CAIRO: The High Presidential Elections Committee (HPEC) will commit to a court ruling banning Muslim Brotherhood members from running for president once it is enforceable after any possible appeal, a source in the HPEC told Youm7 Tuesday.
Alexandria Court for Urgent Matters ruled Tuesday that HPEC cannot accept current or former Brotherhood members’ bids for presidential or parliamentary elections, according to several news outlets.
The HPEC spokesperson said it has not been officially notified of the court’s ruling, according to Shorouk News.
Presidential candidates are allowed to officially nominate themselves at the HPEC until April 20. Presidential elections are scheduled for May 26-27 in Egypt, and May 15-18 for Egyptians living abroad.

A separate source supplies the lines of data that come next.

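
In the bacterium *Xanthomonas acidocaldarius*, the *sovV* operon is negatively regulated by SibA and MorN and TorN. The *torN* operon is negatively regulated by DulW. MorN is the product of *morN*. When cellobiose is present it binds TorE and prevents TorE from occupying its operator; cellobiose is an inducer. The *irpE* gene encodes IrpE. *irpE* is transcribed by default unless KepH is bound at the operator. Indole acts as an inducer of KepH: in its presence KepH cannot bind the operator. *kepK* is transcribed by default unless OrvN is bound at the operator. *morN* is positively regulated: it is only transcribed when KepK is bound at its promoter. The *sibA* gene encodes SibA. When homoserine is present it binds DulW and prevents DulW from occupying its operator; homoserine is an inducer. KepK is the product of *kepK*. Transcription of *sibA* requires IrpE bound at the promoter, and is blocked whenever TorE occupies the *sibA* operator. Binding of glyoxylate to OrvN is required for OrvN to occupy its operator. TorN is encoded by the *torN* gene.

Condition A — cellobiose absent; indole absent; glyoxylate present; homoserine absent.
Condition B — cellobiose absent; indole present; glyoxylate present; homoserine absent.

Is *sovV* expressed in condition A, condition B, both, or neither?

both

Condition A:
Cellobiose is absent, so TorE is active.
Indole is absent, so KepH is active.
With repressor KepH bound, *irpE* is not transcribed.
So IrpE is not produced.
With repressor TorE bound, *sibA* is not transcribed.
So SibA is not produced.
Glyoxylate is present, so OrvN is active.
With repressor OrvN bound, *kepK* is not transcribed.
So KepK is not produced.
Required activator KepK is absent, so *morN* is not transcribed.
So MorN is not produced.
Homoserine is absent, so DulW is active.
With repressor DulW bound, *torN* is not transcribed.
So TorN is not produced.
With no repressor bound, *sovV* is transcribed.
→ *sovV* is ON in A.
Condition B:
Cellobiose is absent, so TorE is active.
Indole is present, so KepH is inactive.
With no repressor bound, *irpE* is transcribed.
So IrpE is produced and active.
With repressor TorE bound, *sibA* is not transcribed.
So SibA is not produced.
Glyoxylate is present, so OrvN is active.
With repressor OrvN bound, *kepK* is not transcribed.
So KepK is not produced.
Required activator KepK is absent, so *morN* is not transcribed.
So MorN is not produced.
Homoserine is absent, so DulW is active.
With repressor DulW bound, *torN* is not transcribed.
So TorN is not produced.
With no repressor bound, *sovV* is transcribed.
→ *sovV* is ON in B.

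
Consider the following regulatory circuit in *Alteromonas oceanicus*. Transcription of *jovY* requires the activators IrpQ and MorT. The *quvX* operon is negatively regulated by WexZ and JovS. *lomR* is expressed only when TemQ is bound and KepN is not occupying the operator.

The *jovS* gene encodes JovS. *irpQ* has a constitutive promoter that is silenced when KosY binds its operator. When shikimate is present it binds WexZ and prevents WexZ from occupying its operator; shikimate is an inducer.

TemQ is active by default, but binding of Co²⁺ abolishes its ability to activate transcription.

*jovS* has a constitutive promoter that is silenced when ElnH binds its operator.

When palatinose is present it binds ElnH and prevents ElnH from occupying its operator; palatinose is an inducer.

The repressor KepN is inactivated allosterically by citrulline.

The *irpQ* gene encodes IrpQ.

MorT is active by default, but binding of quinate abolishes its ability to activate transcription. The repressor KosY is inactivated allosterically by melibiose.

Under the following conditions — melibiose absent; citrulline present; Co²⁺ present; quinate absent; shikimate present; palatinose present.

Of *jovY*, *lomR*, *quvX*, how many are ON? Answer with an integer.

Melibiose is absent, so KosY is active.
With repressor KosY bound, *irpQ* is not transcribed.
So IrpQ is not produced.
Quinate is absent, so MorT is active.
Required activator IrpQ is absent, so *jovY* is not transcribed.
→ *jovY* is OFF.
Co²⁺ is present, so TemQ is inactive.
Citrulline is present, so KepN is inactive.
Required activator TemQ is absent, so *lomR* is not transcribed.
→ *lomR* is OFF.
Shikimate is present, so WexZ is inactive.
Palatinose is present, so ElnH is inactive.
With no repressor bound, *jovS* is transcribed.
So JovS is produced and active.
With repressor JovS bound, *quvX* is not transcribed.
→ *quvX* is OFF.
0 of the 3 genes are transcribed.

0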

The case was filed by lawyer Tareq Mahmoud, whom Youm7 reported as pleading before the court that it is “unreasonable” to accept candidates belonging to the Brotherhood after it was declared a terrorist by the interim government in December, and by a court ruling in February.
The protests of June 30 revealed “the ugly face and terrorism of the Muslim Brotherhood and the other extremist groups and political parties supporting it,” the petition of the case read, according to the BBC.
In an interview with Al-Arabiya, Mahmoud claimed that the Brotherhood is planning to nominate former President Mohamed Morsi as president on April 20 and collect the required 25,000 petitions in one day to “embarrass” the regime, rather than to compete for the post.